日本一“おかしな”駅弁 最終案が決定

8月28日にはオンラインで企画会議があった
8月28日にはオンラインで企画会議があった

和歌山電鐵貴志川線に名物をつくり、路線の活性化を図ろうと、和歌山信愛女子短期大学(和歌山市相坂、森田登志子学長)の2年生が、昨年度から紀の川市、和歌山電鐵㈱と共同で取り組む「日本一“おかしな”駅弁」と銘打ったスイーツを開発。市はことし5月24日、開発したスイーツを返礼品とした行政版クラウドファンディング(CF)の受け付けを開始。以降、学生らは8月28日までに3回の企画会議を重ね、スイーツや外箱のデザインなど最終案を決めた。

同短期大学と市は2023年8月7日に締結した包括連携協定に基づき昨年度、集中講義を開講。10人の学生が全5日間の講義の中で同社の「日本一の○○をつくる」というテーマのもとで学習し、「日本一“おかしな”駅弁」を提案した。「おかし」は意外性(おかしい)、市の特産品である果物(お果子)、スイーツ(お菓子)の意味を掛け合わせている。

学生は本年度、実現に向けて授業外で活動を継続し、市と同社も引き続き協力。年内に市内で菓子店を開業するKiiKa(キイカ)の山野裕代さん(30)がスイーツを作り、御坊市のデザイナー、森本篤史さん(42)が同封するお品書きと外箱のデザインを描く。

返礼品は3層のフルーツタルト。当初は表面の層に、鶏そぼろ風のココア味と炒り卵風のレモン味のクッキーを使った2食弁当風としていたが、会議を通して、箱を開けた時にわくわくしてもらいたいとの思いから「さくらでんぶ」をイメージしたイチゴ味のピンク色のクッキーを追加。砂糖菓子の花も添えて華やかな見た目にし、返礼品名を「日本一“おかしな”駅弁(鶏そぼろと炒り卵とさくらでんぶの3色弁当風フルーツタルト)」とした。お品書きは学生の手書きを基に、使用した果物などを記している。

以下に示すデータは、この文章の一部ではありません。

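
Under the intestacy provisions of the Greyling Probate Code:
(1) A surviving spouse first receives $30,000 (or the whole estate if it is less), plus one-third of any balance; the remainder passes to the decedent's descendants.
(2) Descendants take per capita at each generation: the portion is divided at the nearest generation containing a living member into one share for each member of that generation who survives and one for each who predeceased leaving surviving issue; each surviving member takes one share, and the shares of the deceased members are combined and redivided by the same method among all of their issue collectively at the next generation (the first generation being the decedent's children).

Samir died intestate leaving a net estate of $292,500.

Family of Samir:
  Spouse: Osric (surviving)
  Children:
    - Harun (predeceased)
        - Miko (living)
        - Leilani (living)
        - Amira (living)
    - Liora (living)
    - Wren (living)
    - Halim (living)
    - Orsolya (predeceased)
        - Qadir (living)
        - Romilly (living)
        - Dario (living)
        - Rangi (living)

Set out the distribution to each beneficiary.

Osric first takes $30,000, leaving a balance of $262,500. Osric then takes one-third of the balance ($87,500), for a total of $117,500. The remaining $175,000 passes to the descendants.
The descendants' portion ($175,000) is divided at the children's generation into 5 shares of $35,000. Liora, Wren, and Halim each take $35,000. The 2 shares of the deceased (Harun and Orsolya) are combined into a pool of $70,000.
That pool ($70,000) is divided at the grandchildren's generation equally among Miko, Leilani, Amira, Qadir, Romilly, Dario, and Rangi: $10,000 each.

Osric: $117,500; Miko: $10,000; Leilani: $10,000; Amira: $10,000; Liora: $35,000; Wren: $35,000; Halim: $35,000; Qadir: $10,000; Romilly: $10,000; Dario: $10,000; Rangi: $10,000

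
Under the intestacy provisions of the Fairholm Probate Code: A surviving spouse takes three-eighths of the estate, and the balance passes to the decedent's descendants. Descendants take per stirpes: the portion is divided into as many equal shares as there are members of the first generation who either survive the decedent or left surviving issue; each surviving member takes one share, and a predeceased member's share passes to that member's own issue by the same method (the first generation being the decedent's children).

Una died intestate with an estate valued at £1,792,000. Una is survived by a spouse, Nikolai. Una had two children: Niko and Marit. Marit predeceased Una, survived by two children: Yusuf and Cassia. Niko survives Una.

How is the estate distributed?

Nikolai: £672,000; Niko: £560,000; Yusuf: £280,000; Cassia: £280,000

Nikolai takes three-eighths of £1,792,000 = £672,000. The remaining £1,120,000 passes to the descendants.
The descendants' portion (£1,120,000) is divided into 2 shares of £560,000: Niko takes £560,000; Marit's £560,000 share passes to Marit's issue.
Marit's share (£560,000) is divided into 2 shares of £280,000: Yusuf and Cassia each take £280,000.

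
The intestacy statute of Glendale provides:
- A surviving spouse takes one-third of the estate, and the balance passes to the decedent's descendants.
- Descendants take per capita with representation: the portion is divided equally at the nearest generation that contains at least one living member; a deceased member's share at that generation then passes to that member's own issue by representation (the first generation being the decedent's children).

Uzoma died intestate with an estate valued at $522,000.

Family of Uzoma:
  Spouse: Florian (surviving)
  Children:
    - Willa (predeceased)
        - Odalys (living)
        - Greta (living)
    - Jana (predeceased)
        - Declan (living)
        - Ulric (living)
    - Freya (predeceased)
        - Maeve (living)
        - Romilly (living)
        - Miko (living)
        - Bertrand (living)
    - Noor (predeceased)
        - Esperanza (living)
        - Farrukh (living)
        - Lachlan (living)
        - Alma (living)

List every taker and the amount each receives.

Florian: $174,000; Odalys: $29,000; Greta: $29,000; Declan: $29,000; Ulric: $29,000; Maeve: $29,000; Romilly: $29,000; Miko: $29,000; Bertrand: $29,000; Esperanza: $29,000; Farrukh: $29,000; Lachlan: $29,000; Alma: $29,000

Florian takes one-third of $522,000 = $174,000. The remaining $348,000 passes to the descendants.
No child survives, so the initial division is made at the grandchildren's generation.
The descendants' portion ($348,000) is divided into 12 shares of $29,000: Odalys, Greta, Declan, Ulric, Maeve, Romilly, Miko, Bertrand, Esperanza, Farrukh, Lachlan, and Alma each take $29,000.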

学生の井上由衣さん(35)は「和気あいあいとした雰囲気の中でしっかりと案が固まった。ここまで来られたのはみんなで頑張った成果でうれしい」と笑顔。同社営業企画課の竹添善文課長(48)は「沿線にいる皆さんが主体で貴志川線を盛り上げるためにいろいろと考えてくれてありがたい」と話していた。


タルトに市産果物6種 タルトに市産果物6種

行政版クラウドファンディングは二つのサイトと市地域創生課の窓口で受け付けてきた。JALふるさとクラウドファンディングと同課窓口では22日までを予定している。8月28日現在、46人から計47万8000円の寄付があった。寄付金は試作品や梱包品の開発費用に使われる。11月以降、発送を始める。

「日本一“おかしな”駅弁」は縦9・8㌢、横11・6㌢、厚さ2・2㌢の箱の中に、3層で作られている。アーモンド生地の中間層には市産のキウイ、ハッサク、イチゴ、カキ、イチジク、モモを使用。底の層はタルト生地になっている。

同社は今後、商品化に取り組むとしている。